S'habituer à une nouvelle vie
Le confinement s’avère difficile pour tout le monde, pour les adolescents tout autant, même s’ils sont silencieux, même s’ils vivent tout ça par en dedans. Les ados ont une facilité à s’enfermer, mais habituellement, l’école les oblige à sortir de leur caverne. Ils y rencontrent des amis, souvent, qui le resteront pour la vie, mais aussi des gens inspirants : des enseignants, des entraineurs, des techniciens en loisirs… Bref, toutes sortes d’adultes significatifs.
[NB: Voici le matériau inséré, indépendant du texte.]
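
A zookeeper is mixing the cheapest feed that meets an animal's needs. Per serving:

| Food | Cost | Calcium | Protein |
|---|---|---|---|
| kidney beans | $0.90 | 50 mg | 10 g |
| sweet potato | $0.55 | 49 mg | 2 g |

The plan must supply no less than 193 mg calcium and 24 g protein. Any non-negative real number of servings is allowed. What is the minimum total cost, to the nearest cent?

$2.85

An LP optimum is at a vertex; with two nutrient constraints at most two foods are used. Check each candidate.
kidney beans only: max(193/50, 24/10) = 3.86 servings → $3.47.
sweet potato only: max(193/49, 24/2) = 12 servings → $6.60.
kidney beans + sweet potato with both tight: 2.026 servings and 1.872 servings → $2.85.
The minimum over all feasible corners is $2.85.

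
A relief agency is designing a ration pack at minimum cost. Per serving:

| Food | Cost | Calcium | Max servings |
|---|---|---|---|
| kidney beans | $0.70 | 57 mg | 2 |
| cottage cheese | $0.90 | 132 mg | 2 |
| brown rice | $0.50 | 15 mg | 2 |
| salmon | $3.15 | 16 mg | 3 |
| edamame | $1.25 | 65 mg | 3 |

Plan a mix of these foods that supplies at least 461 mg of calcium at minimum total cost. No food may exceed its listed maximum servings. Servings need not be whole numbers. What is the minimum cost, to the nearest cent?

Cost per mg of calcium: cottage cheese $0.0068, kidney beans $0.0123, edamame $0.0192, brown rice $0.0333, salmon $0.1969.
Take 2 servings of cottage cheese: +264.0 mg calcium for $1.80 (total $1.80, still need 197.0 mg).
Take 2 servings of kidney beans: +114.0 mg calcium for $1.40 (total $3.20, still need 83.0 mg).
Take 1.277 servings of edamame: +83.0 mg calcium for $1.60 (total $4.80, still need 0.0 mg).
Filling from the cheapest source first is optimal under one linear minimum: $4.80.

$4.80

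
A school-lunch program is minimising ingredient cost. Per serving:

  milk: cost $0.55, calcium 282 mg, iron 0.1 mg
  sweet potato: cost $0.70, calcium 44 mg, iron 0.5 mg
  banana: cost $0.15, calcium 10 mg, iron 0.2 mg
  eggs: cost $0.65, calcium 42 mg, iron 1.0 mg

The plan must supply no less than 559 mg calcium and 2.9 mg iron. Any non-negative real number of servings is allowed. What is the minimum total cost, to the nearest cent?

Two binding constraints pin down two serving amounts, so the optimal mix uses at most two foods. The candidates are each food alone (scaled to the tighter of calcium/iron) and each pair with both constraints tight.
milk only: max(559/282, 2.9/0.1) = 29 servings → $15.95.
sweet potato only: max(559/44, 2.9/0.5) = 12.7 servings → $8.89.
banana only: max(559/10, 2.9/0.2) = 55.9 servings → $8.38.
eggs only: max(559/42, 2.9/1.0) = 13.31 servings → $8.65.
milk + sweet potato with both tight: 1.112 servings and 5.578 servings → $4.52.
milk + banana with both tight: 1.495 servings and 13.75 servings → $2.88.
milk + eggs with both tight: 1.574 servings and 2.743 servings → $2.65.
sweet potato + banana: the both-tight solution has a negative serving — not a feasible corner.
sweet potato + eggs with both targets exact would need a negative amount; discard.
banana + eggs with both targets exact would need a negative amount; discard.
Cheapest feasible corner: $2.65.

$2.65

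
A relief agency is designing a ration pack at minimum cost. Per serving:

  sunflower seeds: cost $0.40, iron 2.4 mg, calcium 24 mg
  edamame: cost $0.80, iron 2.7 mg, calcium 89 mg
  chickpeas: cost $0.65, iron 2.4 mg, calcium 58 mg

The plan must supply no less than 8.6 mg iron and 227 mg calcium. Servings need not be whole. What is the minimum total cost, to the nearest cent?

$2.23

Compare the cost at each extreme point of the feasible region.
sunflower seeds only: max(8.6/2.4, 227/24) = 9.458 servings → $3.78.
edamame only: max(8.6/2.7, 227/89) = 3.185 servings → $2.55.
chickpeas only: max(8.6/2.4, 227/58) = 3.914 servings → $2.54.
sunflower seeds + edamame with both tight: 1.025 servings and 2.274 servings → $2.23.
sunflower seeds + chickpeas: the both-tight solution has a negative serving — not a feasible corner.
edamame + chickpeas with both tight: 0.807 servings and 2.675 servings → $2.38.
So the least-cost plan costs $2.23.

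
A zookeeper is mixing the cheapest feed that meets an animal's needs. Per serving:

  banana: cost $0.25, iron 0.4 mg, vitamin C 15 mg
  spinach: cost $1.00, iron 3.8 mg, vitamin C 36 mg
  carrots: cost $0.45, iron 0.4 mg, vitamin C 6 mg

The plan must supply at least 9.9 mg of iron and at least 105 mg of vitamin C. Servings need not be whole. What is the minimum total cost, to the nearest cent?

banana only: max(9.9/0.4, 105/15) = 24.75 servings → $6.19.
spinach only: max(9.9/3.8, 105/36) = 2.917 servings → $2.92.
carrots only: max(9.9/0.4, 105/6) = 24.75 servings → $11.14.
banana + spinach with both tight: 1 serving and 2.5 servings → $2.75.
banana + carrots: the both-tight solution has a negative serving — not a feasible corner.
spinach + carrots with both tight: 2.071 servings and 5.071 servings → $4.35.
The minimum over all feasible corners is $2.75.

$2.75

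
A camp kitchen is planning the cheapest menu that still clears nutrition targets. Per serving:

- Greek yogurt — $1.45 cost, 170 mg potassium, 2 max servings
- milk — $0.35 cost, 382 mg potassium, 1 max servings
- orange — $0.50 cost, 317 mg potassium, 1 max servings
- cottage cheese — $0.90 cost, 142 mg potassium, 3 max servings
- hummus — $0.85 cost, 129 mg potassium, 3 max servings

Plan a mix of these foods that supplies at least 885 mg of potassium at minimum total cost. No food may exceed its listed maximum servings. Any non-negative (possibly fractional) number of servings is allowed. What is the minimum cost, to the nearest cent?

$2.03

Cost per mg of potassium: milk $0.0009, orange $0.0016, cottage cheese $0.0063, hummus $0.0066, Greek yogurt $0.0085.
Take 1 serving of milk: +382.0 mg potassium for $0.35 (total $0.35, still need 503.0 mg).
Take 1 serving of orange: +317.0 mg potassium for $0.50 (total $0.85, still need 186.0 mg).
Take 1.31 servings of cottage cheese: +186.0 mg potassium for $1.18 (total $2.03, still need 0.0 mg).
Filling from the cheapest source first is optimal under one linear minimum: $2.03.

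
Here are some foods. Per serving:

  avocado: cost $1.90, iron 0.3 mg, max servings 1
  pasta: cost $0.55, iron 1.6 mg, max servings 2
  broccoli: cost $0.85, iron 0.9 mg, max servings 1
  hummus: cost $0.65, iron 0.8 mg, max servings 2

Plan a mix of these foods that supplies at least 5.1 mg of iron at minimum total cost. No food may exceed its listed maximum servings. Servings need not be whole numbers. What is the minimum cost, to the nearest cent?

$2.68

Cost per mg of iron: pasta $0.3438, hummus $0.8125, broccoli $0.9444, avocado $6.3333.
Take 2 servings of pasta: +3.2 mg iron for $1.10 (total $1.10, still need 1.9 mg).
Take 2 servings of hummus: +1.6 mg iron for $1.30 (total $2.40, still need 0.3 mg).
Take 0.3333 servings of broccoli: +0.3 mg iron for $0.28 (total $2.68, still need 0.0 mg).
Filling from the cheapest source first is optimal under one linear minimum: $2.68.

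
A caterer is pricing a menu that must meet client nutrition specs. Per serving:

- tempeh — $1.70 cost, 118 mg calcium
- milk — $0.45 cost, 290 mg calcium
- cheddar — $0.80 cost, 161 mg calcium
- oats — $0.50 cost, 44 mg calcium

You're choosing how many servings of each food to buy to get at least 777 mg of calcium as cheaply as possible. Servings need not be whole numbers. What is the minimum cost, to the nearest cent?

Cost per mg of calcium: milk $0.0016, cheddar $0.0050, oats $0.0114, tempeh $0.0144.
With no serving limits, use only milk: 777 mg / 290 mg = 2.679 servings × $0.45 = $1.21.

$1.21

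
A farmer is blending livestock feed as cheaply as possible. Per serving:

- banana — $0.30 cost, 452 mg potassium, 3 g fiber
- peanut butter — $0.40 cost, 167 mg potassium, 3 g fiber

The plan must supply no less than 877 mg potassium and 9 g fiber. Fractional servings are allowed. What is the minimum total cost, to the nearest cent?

Compare the cost at each extreme point of the feasible region.
banana only: max(877/452, 9/3) = 3 servings → $0.90.
peanut butter only: max(877/167, 9/3) = 5.251 servings → $2.10.
banana + peanut butter with both tight: 1.319 servings and 1.681 servings → $1.07.
The minimum over all feasible corners is $0.90.

$0.90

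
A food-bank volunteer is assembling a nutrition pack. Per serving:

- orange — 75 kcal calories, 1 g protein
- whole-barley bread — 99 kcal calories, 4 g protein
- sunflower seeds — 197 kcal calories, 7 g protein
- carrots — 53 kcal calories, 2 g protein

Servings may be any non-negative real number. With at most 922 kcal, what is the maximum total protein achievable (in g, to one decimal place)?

Protein per kcal: whole-barley bread 0.0404, carrots 0.03774, sunflower seeds 0.03553, orange 0.01333.
With no serving limits, spend the whole calories allowance on whole-barley bread: 922 kcal / 99 kcal × 4 g = 37.3 g.

37.3 g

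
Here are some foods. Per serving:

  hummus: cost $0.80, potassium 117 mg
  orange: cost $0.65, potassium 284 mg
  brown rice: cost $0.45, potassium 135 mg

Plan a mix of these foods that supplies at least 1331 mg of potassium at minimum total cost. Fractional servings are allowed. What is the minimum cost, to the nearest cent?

Cost per mg of potassium: orange $0.0023, brown rice $0.0033, hummus $0.0068.
With no serving limits, use only orange: 1331 mg / 284 mg = 4.687 servings × $0.65 = $3.05.

$3.05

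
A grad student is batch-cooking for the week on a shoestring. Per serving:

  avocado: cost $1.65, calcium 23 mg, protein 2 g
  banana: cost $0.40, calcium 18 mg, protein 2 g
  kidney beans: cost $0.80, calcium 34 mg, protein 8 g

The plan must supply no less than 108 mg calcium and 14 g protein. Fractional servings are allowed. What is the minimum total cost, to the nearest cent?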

La pandémie de la COVID-19 les a confinés à leur chambre où ils se sentent bien pour la plupart. Ils n’y sont pas malheureux, mais ils ne sont pas nourris de rencontres qui changent une vie; comme s’ils s’éteignaient lentement de l’intérieur. Pourtant, à l’adolescence, alors que l’on doit prendre des décisions sur l’orientation de sa vie, ces rencontres s’avèrent cruciales, essentielles.
Je suis pleine d’admiration pour mes ados, pour tous les ados qui avancent comme ils peuvent à travers toutes ces ambiguïtés, et aussi à travers les multiples déceptions. Le bal de finissant qui n’aura pas lieu, mais également tous ces tournois de hockey, de volleyball, les spectacles de fin d’année. Bref, tous ces petits moments qui signifient que l’on passe à une autre étape… La prochaine étape n’est d’ailleurs pas très claire. Malgré tout, les adolescents sont pour la plupart résilients et acceptent la situation.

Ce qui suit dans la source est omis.